Autoren sollen die Schulbänke drücken – NRW-Literaturrat wagt neuen Vorstoß

Von Bernd Berke

Im Westen. Wenn es um Aus- und Weiterbildung von Schriftstellern geht, spielen derzeit zwei südwestfälische Orte in den Überlegungen des NRW-Literaturrates eine besondere Rolle.

Die „April-Akademie“, kürzlich von der Wiener Schule für Dichtung in Lüdenscheid abgeschlossen (die WR berichtete), gilt als ein Modellfall. Und die Fernuni Hagen könnte (mit ihren landesweit 29 Anlaufstellen) eines Tages Zentrale einer allseits gut erreichbaren Autoren-Hochschule werden.
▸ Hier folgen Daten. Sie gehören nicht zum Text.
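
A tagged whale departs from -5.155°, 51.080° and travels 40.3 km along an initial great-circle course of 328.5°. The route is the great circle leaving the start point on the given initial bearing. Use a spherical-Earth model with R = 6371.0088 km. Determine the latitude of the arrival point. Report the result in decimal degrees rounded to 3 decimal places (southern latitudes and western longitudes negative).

Central angle δ = d/R = 0.006326 rad.
With φ₁ = -5.155° = -0.089972 rad and θ = 328.5° = 5.733407 rad:
Destination latitude: φ₂ = arcsin( sin φ₁ cos δ + cos φ₁ sin δ cos θ ) = arcsin(-0.084477) = -4.846°.
Then Δλ = atan2(-0.003292, 0.992390) = -0.003317 rad, from sin θ sin δ cos φ₁ over cos δ − sin φ₁ sin φ₂.
λ₂ = λ₁ + Δλ = 50.890°.

latitude -4.846°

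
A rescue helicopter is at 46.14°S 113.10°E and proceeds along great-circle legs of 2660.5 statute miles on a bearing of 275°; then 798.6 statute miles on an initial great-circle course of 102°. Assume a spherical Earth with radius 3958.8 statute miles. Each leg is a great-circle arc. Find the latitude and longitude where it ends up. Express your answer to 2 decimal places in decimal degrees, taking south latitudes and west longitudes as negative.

latitude -33.46°, longitude 79.83°

Apply the spherical direct solution leg by leg, carrying full precision between legs.
Leg 1: from (-46.14°, 113.10°), δ = 2660.5/3958.8 = 0.672047 rad, θ = 275° → φ = -31.78°, λ = 66.25°.
Leg 2: from (-31.78°, 66.25°), δ = 798.6/3958.8 = 0.201728 rad, θ = 102° → φ = -33.46°, λ = 79.83°.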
Der Literaturrat ist Sprachrohr für rund 30 Institutionen – vom Schriftstellerverband (VS) bis zu den Verlagen und Buchhandlungen. Der Vorsitzende Dr. Eugen Gerritz hält nicht viel vom literarischen Geniekult. Bildende Künstler, Schauspieler und Musiker würden von Meistern ihres Faches ausgebildet, Schriftsteller aber werkelten allein vor sich hin, oft auch ohne Hilfe von kompetenten Verlagslektoren. Selbst Goethe, so das Paradebeispiel, sei sich nicht zu schade gewesen, in Leipzig eine Art Autorenschule zu besuchen. Ausnahmeschriftsteller wie Nabokov hätten Kurse abgehalten.
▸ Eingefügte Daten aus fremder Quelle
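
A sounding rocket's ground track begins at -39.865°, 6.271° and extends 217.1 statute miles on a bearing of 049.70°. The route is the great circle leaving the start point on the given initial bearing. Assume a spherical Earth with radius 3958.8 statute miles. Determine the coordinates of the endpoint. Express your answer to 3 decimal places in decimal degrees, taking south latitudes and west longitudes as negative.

latitude -37.793°, longitude 9.303°

Central angle δ = d/R = 0.054840 rad.
Start latitude φ₁ = -0.695776 rad; initial bearing θ = 0.867429 rad.
Destination latitude: φ₂ = arcsin( sin φ₁ cos δ + cos φ₁ sin δ cos θ ) = arcsin(-0.612806) = -37.793°.
For the longitude increment, Δλ = atan2( sin θ sin δ cos φ₁, cos δ − sin φ₁ sin φ₂ ) = atan2(0.032087, 0.605700) = 3.032°.
λ₂ = λ₁ + Δλ = 9.303°.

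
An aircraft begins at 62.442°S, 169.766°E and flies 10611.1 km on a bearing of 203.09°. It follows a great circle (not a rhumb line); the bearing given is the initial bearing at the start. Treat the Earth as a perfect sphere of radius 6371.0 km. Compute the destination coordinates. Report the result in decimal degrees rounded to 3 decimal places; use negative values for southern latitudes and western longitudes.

Central angle δ = d/R = 1.665531 rad.
Start latitude φ₁ = -1.089818 rad; initial bearing θ = 3.544589 rad.
Destination latitude: φ₂ = arcsin( sin φ₁ cos δ + cos φ₁ sin δ cos θ ) = arcsin(-0.339814) = -19.866°.
For the longitude increment, Δλ = atan2( sin θ sin δ cos φ₁, cos δ − sin φ₁ sin φ₂ ) = atan2(-0.180625, -0.395853) = -155.473°.
λ₂ = 169.766° + -155.473° = 14.293°.

latitude -19.866°, longitude 14.293°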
Bessere Bestseller angepeilt

Überhaupt sei das Feld anderswo viel besser bestellt: In den USA habe fast jeder Autor handwerklichen Schliff an einer Hochschule bekommen. Bei uns aber stecke die Literatur in „selbstverschuldeter Isolation“. An Schulen und Unis gehe es fast nur um Deutung, nicht ums Verfassen von Texten. Daraus folgt die trübe Aussicht: „Germanisten produzieren immer wieder Germanisten.“

Bei näherer Betrachtung betrifft Gerritz‘ Plädoyer für eine geregelte Autorenausbildung freilich nicht so sehr die Spitzenprodukte der Zunft, sondern eher die Qualität des breiten Text-Ausstoßes. „Ich möchte, daß wir bessere Bestseller bekommen“, präzisiert Gerritz. Ernstzunehmende Autoren im publikumswirksamen Sektor kämen heute fast nur aus den angelsächsischen Ländern. Außerdem erhofft sich der Literaturrat von ausgebildeten Autoren spezielle Fertigkeiten, zum Beispiel mehr professionelle Drehbücher für Film und Fernsehen, gekonntere Opern-Libretti, Schlager- und Musical-Texte. Jeder hört tagtäglich, daß in diesen Bereichen besonders viel im Argen liegt.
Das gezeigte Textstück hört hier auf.